Do you control the app?
The app has a pooling component and you still are having problems, have you looked at what the pooler is actually doing?
I didn't have time to check pg_locks with detail, I'll configure the connections logs to monitoring those.
I can't close connections on the application side. How I close connections on the database side? With pg_terminate_backend, pg_cancel_backend or exists other function? I didn't want terminate backends because all connections state was active.
"pg_cancel_backend(pid int) boolean Cancel a backend's current query. You can execute this against another backend that has exactly the same role as the user calling the function. In all other cases, you must be a superuser.
...The process ID of an active backend can be found from the pid column of the pg_stat_activity view, ..."

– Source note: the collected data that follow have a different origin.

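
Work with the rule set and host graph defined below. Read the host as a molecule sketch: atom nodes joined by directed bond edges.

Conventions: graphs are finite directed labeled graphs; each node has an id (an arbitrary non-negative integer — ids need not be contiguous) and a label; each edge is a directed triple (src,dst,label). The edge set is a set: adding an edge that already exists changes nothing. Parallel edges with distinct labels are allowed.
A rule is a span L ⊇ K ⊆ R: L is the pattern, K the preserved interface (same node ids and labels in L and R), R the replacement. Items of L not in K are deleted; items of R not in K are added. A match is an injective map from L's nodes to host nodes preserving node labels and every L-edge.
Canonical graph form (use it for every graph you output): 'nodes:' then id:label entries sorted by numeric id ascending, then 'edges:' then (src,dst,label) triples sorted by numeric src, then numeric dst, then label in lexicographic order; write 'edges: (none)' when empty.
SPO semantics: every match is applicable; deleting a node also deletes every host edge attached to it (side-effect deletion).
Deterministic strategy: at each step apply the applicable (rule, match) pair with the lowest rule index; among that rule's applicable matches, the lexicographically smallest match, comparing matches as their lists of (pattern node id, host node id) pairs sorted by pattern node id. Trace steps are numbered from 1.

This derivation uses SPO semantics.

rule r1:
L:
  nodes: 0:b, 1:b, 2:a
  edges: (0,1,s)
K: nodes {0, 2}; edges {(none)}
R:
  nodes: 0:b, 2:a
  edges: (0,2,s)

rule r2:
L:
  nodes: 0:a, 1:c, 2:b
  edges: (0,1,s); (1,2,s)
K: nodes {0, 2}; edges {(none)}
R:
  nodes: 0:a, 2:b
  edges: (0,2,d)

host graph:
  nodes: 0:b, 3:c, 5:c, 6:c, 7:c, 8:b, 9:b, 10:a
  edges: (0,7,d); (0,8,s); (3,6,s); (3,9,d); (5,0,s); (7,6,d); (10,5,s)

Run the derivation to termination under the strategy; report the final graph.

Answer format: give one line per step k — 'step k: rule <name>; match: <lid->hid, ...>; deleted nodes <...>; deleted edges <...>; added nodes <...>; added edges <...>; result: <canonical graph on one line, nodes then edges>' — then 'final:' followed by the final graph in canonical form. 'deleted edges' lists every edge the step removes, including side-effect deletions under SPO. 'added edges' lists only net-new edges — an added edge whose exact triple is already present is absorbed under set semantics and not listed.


step 1: rule r1; match: 0->0, 1->8, 2->10; deleted nodes 8; deleted edges (0,8,s); added nodes (none); added edges (0,10,s); result: nodes: 0:b, 3:c, 5:c, 6:c, 7:c, 9:b, 10:a edges: (0,7,d); (0,10,s); (3,6,s); (3,9,d); (5,0,s); (7,6,d); (10,5,s)
step 2: rule r2; match: 0->10, 1->5, 2->0; deleted nodes 5; deleted edges (5,0,s); (10,5,s); added nodes (none); added edges (10,0,d); result: nodes: 0:b, 3:c, 6:c, 7:c, 9:b, 10:a edges: (0,7,d); (0,10,s); (3,6,s); (3,9,d); (7,6,d); (10,0,d)
final:
nodes: 0:b, 3:c, 6:c, 7:c, 9:b, 10:a
edges: (0,7,d); (0,10,s); (3,6,s); (3,9,d); (7,6,d); (10,0,d)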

I refer only to "idle" because almost in every database that I've saw the application doesn't close correctly the connections. If are "idle in transaction" is not normal.
Not sure what the above means. Are you saying the application you refer to above has a history of not correctly closing connections or are you talking in general terms about applications interacting with databases.
Your right Adrian, I need to know why the connections are not closing properly.
I can't apply idle_in_transation_session_timeout because the version of PostgreSQL is 9.4.4 and the paramater not yet i'ts included. But sounds good the upgrade.
If you are concerned that the application is leaving connections 'idle in transaction', I've attached two files that may be helpful to you.
The first is a SQL query -> current_queries.sql 'idle in transaction' will appear in the "state" column.
CAVEAT EMPTOR! in PG 9.6 the "CASE WHEN waiting ..." needs to be commented out..
The second is a Linux script "kill_long_idles.sh" that will kill any connection that is 'idle in transaction' for longer than max_time. Currently it is set to 30 minutes, but you can adjust to your desire. Just run it from a root cron job.